Check out the ggplot2 website above for examples of additional information and customization you can apply to your plots. You might consider theme_classic() or setting a limit on the x axis via xlim(), in addition to others.

The syntax would therefore be something like:

# create your plot 
ggplot(data = my_data, aes(x = column_for_x_axis, y = column_for_y_axis, color = as.factor(column_to_base_colors_on))) + 
  geom_line() + # create a line plot 
  theme_classic() + # apply a theme
  labs(colour="Column that color is based on") # indicate that the color is based on whatever column you chose   

3.15.7 Saving a plot

When you’re done with your plot, you can save it by going to the file menu and exporting it as you would any other file. Or you can do so in R code with the function ggsave():

# assign your plot to an object 
plot1 <- ggplot(data = my_data, aes(x = column_for_x_axis, y = column_for_y_axis, color = as.factor(column_to_base_colors_on))) + 
  geom_line() + # create a line plot 
  theme_classic() + # apply a theme
  labs(colour="Column that color is based on")

ggsave(plot1, "filepath/filename.pdf")

The function ggsave() is built-in to the ggplot2 package. It expects two arguments: the variable name of the plot you’re interested in printing, and then the name of the file (along with full file path) you’d like to save the image to.

3.15.8 Assignment

  1. Work through the ggplot2 tutorial.

  2. Plot the frequency trajectory of one allele in the population.

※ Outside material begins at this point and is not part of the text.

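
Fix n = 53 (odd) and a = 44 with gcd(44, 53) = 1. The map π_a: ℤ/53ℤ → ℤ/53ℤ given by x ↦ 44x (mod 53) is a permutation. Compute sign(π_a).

+1

Start at x=10: 10 → 16 → 15 → 24 → 49 → 36 → 47 → … (one orbit).
Cycle lengths of π_44 on ℤ/53ℤ: [13, 13, 13, 13, 1]; 5 cycles in total.
sign(π) = (−1)^{n − #cycles} = (−1)^{53−5} = (−1)^48 = +1.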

  1. Write psuedocode for each step (think about the x axis, the y axis, what style (e.g., scatterplot, line plot) would best represent your data and answer your question).
  2. Fill in the name of the data as well as the aesthetics (x and y). Remember that you’re plotting allele frequency, which is a measure of the number of a given allele in the population divided by the number of possible instances at that site. For example, if you have 10 copies of the allele A at a given position and there are 20 individuals in your population, there are 40 possible instances at that site (humans are diploid - two copies of each chromosome), so the frequency of the A allele is 10 / (20 * 2) = 0.25.
  1. Update your code to include three additional allele frequency trajectories on a single plot. To do so, merge the data from the four allele frequency files into a single data structure.
  1. Add any additional psuedocode necessary.
  2. Consider using the rbind() function to combine the information from the four trials into a single data structure.
  3. Add an aesthetic to color each allele frequency trajectory by the value in the Trial column. Consider using the as.factor() function to ensure each trial is treated as a discrete variable and plotted in a distinct color.
  4. Limit the x axis to include only values from 0 to 4000.
  5. Explore various themes available in ggplot2 and apply one to your plot.
  1. Email your code and the resulting pdf files for the images.